Exploring lattice symmetry evolution with discontinuous phase transition by Raman scattering criteria: The single-crystalline (K,Na)NbO3 model system

Abstract

We have developed the multiperspective methods for discussing phase transition and evolution of molecular vibration using unpolarized and polarized Raman scatterings. There are three scattering characteristics serving as the criteria to judge the vibrational modes, molecular symmetry, and first-order phase transition. Except for the frequency collection of one or more phonon modes, remarkably, we first demonstrate in theory that polarized Raman scattering exhibits high sensitivity on dissecting first-order phase transition, such as the symmetry breaking and discontinuity during phase transition.
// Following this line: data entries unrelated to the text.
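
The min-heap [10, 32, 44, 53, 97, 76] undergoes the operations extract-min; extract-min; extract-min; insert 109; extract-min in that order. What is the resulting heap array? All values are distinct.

[76, 109, 97]

extract-min → returns 10:
  remove root 10; move last element 76 to root → [76, 32, 44, 53, 97]
  76 vs smaller child 32 at index 1, swap → [32, 76, 44, 53, 97]
  76 vs smaller child 53 at index 3, swap → [32, 53, 44, 76, 97]
extract-min → returns 32:
  remove root 32; move last element 97 to root → [97, 53, 44, 76]
  97 vs smaller child 44 at index 2, swap → [44, 53, 97, 76]
extract-min → returns 44:
  remove root 44; move last element 76 to root → [76, 53, 97]
  76 vs smaller child 53 at index 1, swap → [53, 76, 97]
insert 109:
  append 109 at index 3 → [53, 76, 97, 109] (no swap needed)
extract-min → returns 53:
  remove root 53; move last element 109 to root → [109, 76, 97]
  109 vs smaller child 76 at index 1, swap → [76, 109, 97]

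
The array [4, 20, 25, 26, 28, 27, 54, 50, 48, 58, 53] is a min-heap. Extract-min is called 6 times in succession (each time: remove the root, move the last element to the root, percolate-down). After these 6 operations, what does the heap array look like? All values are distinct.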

Experimental results confirm that temperature dependencies of peak intensity and the depolarization ratio extracted from polarized spectra present the abrupt changes associated with the discontinuity of first-order phase transition. Thermal discontinuous transformation of the ${(\mathrm{K},\mathrm{Na})\mathrm{NbO}}_{3}$ lattice brings into physical correspondence with the molecule polarizability and order parameter of the system, i.e., spontaneous polarization, which is the first derivative of Gibbs free energy. Hence, these methods based on the scattering criteria could be broadly adapted for more extensive studies on the phase transition in condensed matter.